Kenapa Harus Pelakor

 

Asli terkejut mendapati nama Nisa Sabyan menduduki trending topic malam ini di Tweetland. Saat  saya menuliskannya disini sudah ada 4.885 cuitan. Lalu apa pasal yang membuat Nisa menjadi trending? Konon Nisa menjadi sebab bagi retaknya rumah tangga kibordis grup Sabyan tersebut. Betul, Nisa dan sang kibordis berselingkuh. Informasinya sudah banyak bertebaran diberbagai media sosial.
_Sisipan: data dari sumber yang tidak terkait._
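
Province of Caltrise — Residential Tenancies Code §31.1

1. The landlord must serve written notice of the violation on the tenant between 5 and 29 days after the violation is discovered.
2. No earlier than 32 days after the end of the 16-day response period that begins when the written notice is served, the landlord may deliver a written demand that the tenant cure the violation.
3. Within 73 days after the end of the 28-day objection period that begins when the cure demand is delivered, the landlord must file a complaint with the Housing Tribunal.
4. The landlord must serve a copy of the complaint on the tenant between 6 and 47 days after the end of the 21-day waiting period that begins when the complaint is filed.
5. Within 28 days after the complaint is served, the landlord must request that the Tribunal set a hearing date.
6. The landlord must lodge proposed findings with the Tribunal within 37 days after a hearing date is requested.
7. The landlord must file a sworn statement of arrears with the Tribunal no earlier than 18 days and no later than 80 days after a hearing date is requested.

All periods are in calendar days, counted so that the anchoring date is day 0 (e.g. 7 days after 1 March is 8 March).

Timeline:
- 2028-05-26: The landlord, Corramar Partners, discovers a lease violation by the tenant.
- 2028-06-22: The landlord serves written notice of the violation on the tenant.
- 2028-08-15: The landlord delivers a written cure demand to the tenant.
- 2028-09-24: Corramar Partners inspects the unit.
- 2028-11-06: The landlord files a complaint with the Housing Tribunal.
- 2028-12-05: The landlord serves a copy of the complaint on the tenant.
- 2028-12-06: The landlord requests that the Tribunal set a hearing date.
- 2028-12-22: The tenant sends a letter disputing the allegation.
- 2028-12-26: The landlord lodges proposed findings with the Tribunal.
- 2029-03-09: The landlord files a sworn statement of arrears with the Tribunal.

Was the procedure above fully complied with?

No

(1) the permitted window runs from 2028-05-26 + 5 = 2028-05-31 to 2028-05-26 + 29 = 2028-06-24; done 2028-06-22 — within the window.
(2) permitted from 2028-07-08 + 32 days = 2028-08-09 onward; done 2028-08-15 — permitted.
(3) due by 2028-09-12 + 73 days = 2028-11-24; completed 2028-11-06, before the deadline.
(4) the permitted window runs from 2028-11-27 + 6 = 2028-12-03 to 2028-11-27 + 47 = 2029-01-13; done 2028-12-05 — within the window.
(5) due by 2028-12-05 + 28 days = 2029-01-02; 2028-12-06 is within that limit.
(6) due by 2028-12-06 + 37 days = 2029-01-12; completed 2028-12-26, before the deadline.
(7) the permitted window runs from 2028-12-06 + 18 = 2028-12-24 to 2028-12-06 + 80 = 2029-02-24; 2029-03-09 is 13 days past the end of the window.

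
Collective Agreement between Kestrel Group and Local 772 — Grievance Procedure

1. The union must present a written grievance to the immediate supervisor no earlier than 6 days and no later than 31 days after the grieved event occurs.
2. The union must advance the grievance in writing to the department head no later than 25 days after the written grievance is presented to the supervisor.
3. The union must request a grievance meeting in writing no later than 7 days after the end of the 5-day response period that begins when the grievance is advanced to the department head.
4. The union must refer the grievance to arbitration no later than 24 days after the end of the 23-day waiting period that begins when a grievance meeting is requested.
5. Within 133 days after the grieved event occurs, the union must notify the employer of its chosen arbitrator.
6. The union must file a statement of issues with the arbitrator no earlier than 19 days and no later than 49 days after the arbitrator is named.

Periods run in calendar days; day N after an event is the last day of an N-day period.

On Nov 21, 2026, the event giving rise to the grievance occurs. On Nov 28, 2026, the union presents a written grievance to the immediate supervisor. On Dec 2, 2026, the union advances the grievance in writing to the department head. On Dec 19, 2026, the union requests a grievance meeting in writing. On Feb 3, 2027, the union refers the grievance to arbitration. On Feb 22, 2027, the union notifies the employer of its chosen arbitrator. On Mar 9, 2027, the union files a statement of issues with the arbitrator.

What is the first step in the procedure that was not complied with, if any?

Step 3

(1) the permitted window runs from Nov 21, 2026 + 6 = Nov 27, 2026 to Nov 21, 2026 + 31 = Dec 22, 2026; done Nov 28, 2026, which is between those dates.
(2) due by Nov 28, 2026 + 25 days = Dec 23, 2026; done Dec 2, 2026 — timely.
(3) due by Dec 7, 2026 + 7 days = Dec 14, 2026; Dec 19, 2026 misses that deadline by 5 days.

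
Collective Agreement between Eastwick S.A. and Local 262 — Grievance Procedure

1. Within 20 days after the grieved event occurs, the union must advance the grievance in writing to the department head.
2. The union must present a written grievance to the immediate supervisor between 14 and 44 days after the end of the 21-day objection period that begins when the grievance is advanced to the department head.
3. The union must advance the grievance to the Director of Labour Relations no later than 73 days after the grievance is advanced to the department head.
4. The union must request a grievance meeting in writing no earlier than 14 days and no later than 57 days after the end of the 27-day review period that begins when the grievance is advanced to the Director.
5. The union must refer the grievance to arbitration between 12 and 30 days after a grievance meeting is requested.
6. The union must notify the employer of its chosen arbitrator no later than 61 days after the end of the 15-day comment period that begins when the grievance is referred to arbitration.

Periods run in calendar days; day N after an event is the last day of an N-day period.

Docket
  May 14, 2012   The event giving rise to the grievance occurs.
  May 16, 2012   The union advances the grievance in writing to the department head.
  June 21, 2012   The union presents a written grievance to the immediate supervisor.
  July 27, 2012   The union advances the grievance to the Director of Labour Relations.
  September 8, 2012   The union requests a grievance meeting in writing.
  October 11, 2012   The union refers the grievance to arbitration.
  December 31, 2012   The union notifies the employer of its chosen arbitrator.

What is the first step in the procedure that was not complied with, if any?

Step 5

(1) due by May 14, 2012 + 20 days = June 3, 2012; done May 16, 2012 — timely.
(2) the permitted window runs from June 6, 2012 + 14 = June 20, 2012 to June 6, 2012 + 44 = July 20, 2012; June 21, 2012 falls inside that range.
(3) due by May 16, 2012 + 73 days = July 28, 2012; done July 27, 2012 — timely.
(4) the permitted window runs from August 23, 2012 + 14 = September 6, 2012 to August 23, 2012 + 57 = October 19, 2012; done September 8, 2012, which is between those dates.
(5) the permitted window runs from September 8, 2012 + 12 = September 20, 2012 to September 8, 2012 + 30 = October 8, 2012; done October 11, 2012 — 3 days after the window closed.
No need to go further; step 5 was not satisfied.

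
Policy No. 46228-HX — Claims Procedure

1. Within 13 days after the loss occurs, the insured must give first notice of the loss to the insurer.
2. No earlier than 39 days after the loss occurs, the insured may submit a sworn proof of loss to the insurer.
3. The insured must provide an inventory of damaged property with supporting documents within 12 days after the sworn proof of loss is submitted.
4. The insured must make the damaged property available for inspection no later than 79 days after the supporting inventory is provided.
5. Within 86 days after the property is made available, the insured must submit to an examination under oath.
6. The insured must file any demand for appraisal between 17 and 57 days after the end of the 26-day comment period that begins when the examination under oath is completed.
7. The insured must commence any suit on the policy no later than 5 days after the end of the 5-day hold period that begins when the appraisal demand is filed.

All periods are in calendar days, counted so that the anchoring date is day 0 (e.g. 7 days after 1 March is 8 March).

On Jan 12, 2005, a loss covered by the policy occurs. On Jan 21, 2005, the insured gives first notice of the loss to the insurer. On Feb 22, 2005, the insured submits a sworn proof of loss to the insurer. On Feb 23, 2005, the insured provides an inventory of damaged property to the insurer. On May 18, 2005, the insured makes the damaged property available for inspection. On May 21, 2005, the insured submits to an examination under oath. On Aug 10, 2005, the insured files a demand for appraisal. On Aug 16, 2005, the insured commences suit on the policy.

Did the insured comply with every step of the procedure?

No

Step 1 — counting 13 days from Jan 12, 2005 (when the loss occurs) gives a deadline of Jan 25, 2005; completed Jan 21, 2005, before the deadline.
Step 2 — must wait 39 days from Jan 12, 2005 (when the loss occurs), so not before Feb 20, 2005; Feb 22, 2005 is on or after that date.
Step 3 — counting 12 days from Feb 22, 2005 (when the sworn proof of loss is submitted) gives a deadline of Mar 6, 2005; completed Feb 23, 2005, before the deadline.
Step 4 — counting 79 days from Feb 23, 2005 (when the supporting inventory is provided) gives a deadline of May 13, 2005; May 18, 2005 misses that deadline by 5 days.
The procedure was therefore not followed at step 4.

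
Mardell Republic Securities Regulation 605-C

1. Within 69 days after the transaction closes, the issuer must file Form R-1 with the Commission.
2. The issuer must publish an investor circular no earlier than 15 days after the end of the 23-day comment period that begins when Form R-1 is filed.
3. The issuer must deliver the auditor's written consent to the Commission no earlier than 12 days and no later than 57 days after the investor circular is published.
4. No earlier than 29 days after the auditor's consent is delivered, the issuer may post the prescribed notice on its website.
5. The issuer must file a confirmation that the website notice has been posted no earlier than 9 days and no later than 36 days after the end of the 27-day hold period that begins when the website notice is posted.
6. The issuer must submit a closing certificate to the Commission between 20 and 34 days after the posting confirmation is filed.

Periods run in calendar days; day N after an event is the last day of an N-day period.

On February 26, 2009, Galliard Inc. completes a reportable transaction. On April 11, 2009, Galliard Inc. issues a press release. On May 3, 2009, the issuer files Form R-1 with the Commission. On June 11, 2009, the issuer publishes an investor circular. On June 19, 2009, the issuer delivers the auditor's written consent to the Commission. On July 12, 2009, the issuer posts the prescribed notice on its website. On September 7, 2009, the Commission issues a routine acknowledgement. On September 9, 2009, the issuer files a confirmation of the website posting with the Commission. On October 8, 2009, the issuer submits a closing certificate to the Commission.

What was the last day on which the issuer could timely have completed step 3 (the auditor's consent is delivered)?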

Perselingkuhan tentu saja hal yang tidak diinginkan oleh siapapun dalam sebuah hubungan. Karena hal ini tentu saja akan merusak kualitas hubungan selanjutnya. Meski tidak semua perselingkuhan akan berakhir dengan perpisahan atau perceraian. Tetapi memang jumlah yang memutuskan untuk kembali bersama pun tidak sedikit. Jadi benar-benar diperlukan peran dari kedua belah pihak untuk mengevaluasi diri, memaafkan, dan memperbarui komitmen untuk kembali merajut kedekatan emosional. Bahkan bila perlu meminta bantuan profesional seperti psikolog dan konselor pernikahan.

Terlepas dari Nisa Sabyan, yang selalu membuat saya tak habis pikir adalah kenapa jika ada isu perselingkuhan selalu terjadi ketimpangan sanksi sosial antara laki-laki dan perempuan yang berselingkuh.

Sebagai contoh istilah Pelakor (Perebut Laki Orang), merupakan realita yang tidak bisa kita sangkal bahwa perempuan akan mendapat stigma dan konsekuensi lebih buruk dari lelaki ketika terjadi kasus perselingkuhan. Dan kita semua seperti hilang ingatan bahwa ada laki-laki yang terbebas dari tuntutan sosial dari perilaku perselingkuhan yang dia lakukan.

Begitulah, perempuan acapkali mendapat stigma yang lebih berat berkali-kali lipat. Sementara laki-laki sering terbebas dari stigma atas kesalahan prilakunya. Sebuah ketimpangan yang besar, karena sudah seharusnya laki-laki ikut memikul tanggungjawab atas hal tersebut.

Sejujurnya saya tidak setuju dengan istilah perebut laki orang. Kalau kita cek pada KBBI, perebut yang berasal dari kata rebut berarti rampas atau ambil paksa, sedangkan perebutan berarti merampas, mengambil paksa. Sementara dalam perselingkuhan tidak ada unsur memaksa atau merebut. Laki-laki itu bukan barang yang mudah direbut. Merekalah yang membuat keputusan untuk berhubungan dengan perempuan lain atau tidak. Laki-laki berselingkuh karena dia mau, bukan karena dia direbut!. Jadi istilah pelakor itu seolah mendiskreditkan perempuan saja, padahal laki-laki turut andil didalamnya.

Perselingkuhan tentu saja tidak bisa dibenarkan, tetapi adalah sebuah kekeliruan ketika kita memberikan sanksi yang timpang kepada kedua pelaku hanya sebatas gendernya. Karena perselingkuhan itu soal relasi, soal hubungan aktif dua belah pihak. Artinya laki-laki pun berperan signifkan dalam perselingkuhan. Bahkan kasus-kasus perselingkuhan yang lebih dulu viral acapkali fokus pada upaya mempermalukan perempuan, dan tidak pada laki-laki. Meski memang ada istilah pebinor (Perebut Bini Orang) juga, tetapi gaungnya tidak sesanter pelakor.

Lalu istilah apa yang harus kita sematkan pada pelaku perselingkuhan, ada ide?